Gheranda Samhita (IAST: gheraṇḍasaṁhitā, घेरण्डसंहिता, meaning “Gheranda's collection”) is a Sanskrit text of Yoga in Hinduism. It is one of the three classic texts of hatha yoga (the other two being the Hatha Yoga Pradipika and the Shiva Samhita), and one of the most encyclopedic treatises in yoga. Fourteen manuscripts of the text are known, which were discovered in a region stretching from Bengal to Rajasthan. The first critical edition was published in 1933 by Adyar Library, and the second critical edition was published in 1978 by Digambarji and Ghote. Some of the Sanskrit manuscripts contain ungrammatical and incoherent verses, and some cite older Sanskrit texts.

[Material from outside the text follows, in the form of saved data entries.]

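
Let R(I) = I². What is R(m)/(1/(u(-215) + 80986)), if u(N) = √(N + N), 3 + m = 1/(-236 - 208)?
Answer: 71951566277/98568 + 1776889*I*√430/197136 ≈ 7.2997e+5 + 186.91*I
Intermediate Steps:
m = -1333/444 (m = -3 + 1/(-236 - 208) = -3 + 1/(-444) = -3 - 1/444 = -1333/444 ≈ -3.0023)
u(N) = √2*√N (u(N) = √(2*N) = √2*√N)
R(m)/(1/(u(-215) + 80986)) = (-1333/444)²/(1/(√2*√(-215) + 80986)) = 1776889/(197136*(1/(√2*(I*√215) + 80986))) = 1776889/(197136*(1/(I*√430 + 80986))) = 1776889/(197136*(1/(80986 + I*√430))) = 1776889*(80986 + I*√430)/197136 = 71951566277/98568 + 1776889*I*√430/197136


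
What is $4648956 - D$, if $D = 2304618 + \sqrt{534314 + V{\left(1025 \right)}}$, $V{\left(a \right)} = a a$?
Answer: $2344338 - \sqrt{1584939} \approx 2.3431 \cdot 10^{6}$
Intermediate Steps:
$V{\left(a \right)} = a^{2}$
$D = 2304618 + \sqrt{1584939}$ ($D = 2304618 + \sqrt{534314 + 1025^{2}} = 2304618 + \sqrt{534314 + 1050625} = 2304618 + \sqrt{1584939} \approx 2.3059 \cdot 10^{6}$)
$4648956 - D = 4648956 - \left(2304618 + \sqrt{1584939}\right) = 2344338 - \sqrt{1584939}$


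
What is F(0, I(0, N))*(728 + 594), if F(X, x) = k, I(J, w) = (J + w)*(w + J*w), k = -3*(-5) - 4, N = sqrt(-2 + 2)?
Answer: 14542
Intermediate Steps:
N = 0 (N = sqrt(0) = 0)
k = 11 (k = 15 - 4 = 11)
F(X, x) = 11
F(0, I(0, N))*(728 + 594) = 11*(728 + 594) = 11*1322 = 14542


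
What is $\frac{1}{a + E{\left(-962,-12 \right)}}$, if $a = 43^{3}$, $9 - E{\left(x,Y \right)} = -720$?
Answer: $\frac{1}{80236} \approx 1.2463 \cdot 10^{-5}$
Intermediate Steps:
$E{\left(x,Y \right)} = 729$ ($E{\left(x,Y \right)} = 9 - -720 = 9 + 720 = 729$)
$a = 79507$
$\frac{1}{a + E{\left(-962,-12 \right)}} = \frac{1}{79507 + 729} = \frac{1}{80236}$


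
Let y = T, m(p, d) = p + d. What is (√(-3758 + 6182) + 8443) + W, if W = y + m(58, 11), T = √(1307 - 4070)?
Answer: 8512 + 2*√606 + 3*I*√307 ≈ 8561.2 + 52.564*I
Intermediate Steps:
m(p, d) = d + p
T = 3*I*√307 (T = √(-2763) = 3*I*√307 ≈ 52.564*I)
y = 3*I*√307 ≈ 52.564*I
W = 69 + 3*I*√307 (W = 3*I*√307 + (11 + 58) = 3*I*√307 + 69 = 69 + 3*I*√307 ≈ 69.0 + 52.564*I)
(√(-3758 + 6182) + 8443) + W = (√(-3758 + 6182) + 8443) + (69 + 3*I*√307) = (√2424 + 8443) + (69 + 3*I*√307) = (2*√606 + 8443) + (69 + 3*I*√307) = (8443 + 2*√606) + (69 + 3*I*√307) = 8512 + 2*√606 + 3*I*√307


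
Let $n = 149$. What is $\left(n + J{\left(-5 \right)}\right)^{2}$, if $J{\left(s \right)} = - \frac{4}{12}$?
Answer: $\frac{198916}{9} \approx 22102.0$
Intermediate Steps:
$J{\left(s \right)} = - \frac{1}{3}$ ($J{\left(s \right)} = \left(-4\right) \frac{1}{12} = - \frac{1}{3}$)
$\left(n + J{\left(-5 \right)}\right)^{2} = \left(149 - \frac{1}{3}\right)^{2} = \left(\frac{446}{3}\right)^{2} = \frac{198916}{9}$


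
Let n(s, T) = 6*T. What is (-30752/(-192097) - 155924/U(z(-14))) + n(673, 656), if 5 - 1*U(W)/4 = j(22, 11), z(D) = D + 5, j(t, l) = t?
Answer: 1196602965/192097 ≈ 6229.2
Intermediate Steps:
z(D) = 5 + D
U(W) = -68 (U(W) = 20 - 4*22 = 20 - 88 = -68)
(-30752/(-192097) - 155924/U(z(-14))) + n(673, 656) = (-30752/(-192097) - 155924/(-68)) + 6*656 = (-30752*(-1/192097) - 155924*(-1/68)) + 3936 = (30752/192097 + 2293) + 3936 = 440509173/192097 + 3936 = 1196602965/192097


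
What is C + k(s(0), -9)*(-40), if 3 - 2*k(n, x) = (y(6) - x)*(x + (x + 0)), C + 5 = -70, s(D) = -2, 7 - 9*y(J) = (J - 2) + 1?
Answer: -3455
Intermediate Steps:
y(J) = 8/9 - J/9 (y(J) = 7/9 - ((J - 2) + 1)/9 = 7/9 - ((-2 + J) + 1)/9 = 7/9 - (-1 + J)/9 = 7/9 + (⅑ - J/9) = 8/9 - J/9)
C = -75 (C = -5 - 70 = -75)
k(n, x) = 3/2 - x*(2/9 - x) (k(n, x) = 3/2 - ((8/9 - ⅑*6) - x)*(x + (x + 0))/2 = 3/2 - ((8/9 - ⅔) - x)*(x + x)/2 = 3/2 - (2/9 - x)*2*x/2 = 3/2 - x*(2/9 - x))
C + k(s(0), -9)*(-40) = -75 + (3/2 + (-9)² - 2/9*(-9))*(-40) = -75 + (3/2 + 81 + 2)*(-40) = -75 + (169/2)*(-40) = -75 - 3380 = -3455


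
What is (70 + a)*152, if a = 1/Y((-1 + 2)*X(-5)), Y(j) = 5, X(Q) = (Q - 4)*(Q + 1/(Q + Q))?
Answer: 53352/5 ≈ 10670.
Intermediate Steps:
X(Q) = (-4 + Q)*(Q + 1/(2*Q))
a = 1/5 ≈ 0.20000
(70 + a)*152 = (70 + 1/5)*152 = (351/5)*152 = 53352/5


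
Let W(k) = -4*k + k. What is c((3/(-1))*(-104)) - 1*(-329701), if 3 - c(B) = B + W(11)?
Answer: 329425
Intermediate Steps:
W(k) = -3*k
c(B) = 36 - B (c(B) = 3 - (B - 3*11) = 3 - (B - 33) = 3 - (-33 + B) = 3 + (33 - B) = 36 - B)
c((3/(-1))*(-104)) - 1*(-329701) = (36 - 3/(-1)*(-104)) - 1*(-329701) = (36 - 3*(-1)*(-104)) + 329701 = (36 - (-3)*(-104)) + 329701 = (36 - 1*312) + 329701 = (36 - 312) + 329701 = -276 + 329701 = 329425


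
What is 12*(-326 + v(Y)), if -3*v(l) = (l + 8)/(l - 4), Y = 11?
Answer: -27460/7 ≈ -3922.9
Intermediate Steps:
v(l) = -(8 + l)/(3*(-4 + l)) (v(l) = -(l + 8)/(3*(l - 4)) = -(8 + l)/(3*(-4 + l)))
12*(-326 + v(Y)) = 12*(-326 + (-8 - 1*11)/(3*(-4 + 11))) = 12*(-326 + (⅓)*(-8 - 11)/7) = 12*(-326 + (⅓)*(⅐)*(-19)) = 12*(-326 - 19/21) = 12*(-6865/21) = -27460/7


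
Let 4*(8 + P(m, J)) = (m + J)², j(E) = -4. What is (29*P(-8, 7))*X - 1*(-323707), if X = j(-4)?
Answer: 324606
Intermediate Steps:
X = -4
P(m, J) = -8 + (J + m)²/4 (P(m, J) = -8 + (m + J)²/4 = -8 + (J + m)²/4)
(29*P(-8, 7))*X - 1*(-323707) = (29*(-8 + (7 - 8)²/4))*(-4) - 1*(-323707) = (29*(-8 + (¼)*(-1)²))*(-4) + 323707 = (29*(-8 + (¼)*1))*(-4) + 323707 = (29*(-8 + ¼))*(-4) + 323707 = (29*(-31/4))*(-4) + 323707 = -899/4*(-4) + 323707 = 899 + 323707 = 324606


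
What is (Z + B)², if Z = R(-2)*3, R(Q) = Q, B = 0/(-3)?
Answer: 36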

It is likely a late 17th-century text, probably from northeast India, structured as a teaching manual based on a dialogue between Gheranda and Chanda. The text is organized into seven chapters and contains 351 shlokas (verses).

==Book==

The Gheranda Samhita calls itself a book on ghatastha yoga, which literally means "vessel yoga", wherein the body and mind are depicted as vessels that carry and serve the soul (Ātman (Hinduism), purusha). It is generally considered a Hatha yoga text. The text teaches a seven-limbed yoga, in contrast to the eight-limbed yoga of Patanjali's Yogasutras, the six-limbed yoga of the Goraksha Samhita, and the four-limbed yoga in the Hatha Yoga Pradipika. It declares its goal to be the perfection of an individual's body, mind and soul through a seven step lifelong continuous self-development. The means of this goal include self purification, thirty two asanas it details for building body strength, twenty five mudras to perfect body steadiness, five means to pratyahara, lessons on proper nutrition and lifestyle, ten types of breathing exercises, three stages of meditation and six types of samadhi.

The text reverentially invokes Hindu god Shiva as well as Vishnu, with verses such as 5.77 and 7.4 suggesting that the writer was also inspired by Advaita Vedanta ideas such as "I am Brahman [Supreme Soul] alone, and nothing else; my form is truth, consciousness and bliss (satcitananda); I am eternally free".

==Structure==

Gheranda Samhita is a step by step detailed manual of yoga taught by sage Gheranda to student Chanda. Unlike other hatha yoga texts, the Gheranda Samhita speaks of a sevenfold yoga:

- Shatkarma for body cleansing
- Asana for body strengthening
- Mudra for body steadying
- Pratyahara for mind calming
- Pranayama for inner lightness
- Dhyana for inner perception
- Samādhi for self liberation and bliss

The text itself follows this division in seven chapters, and has a focus upon the ṣaṭkarmas (shatkarma), thus this text is sometimes said to describe ghatastha yoga. For instance, the Yoga Sūtras of Patañjali describes an eightfold path (yama and niyama instead of shatkarma and mudra, and addition of dharana). The closing stanzas on samadhi teach different methods than those described by Patanjali.

The earliest translation of the text into English was by Srisa Chandra Vasu.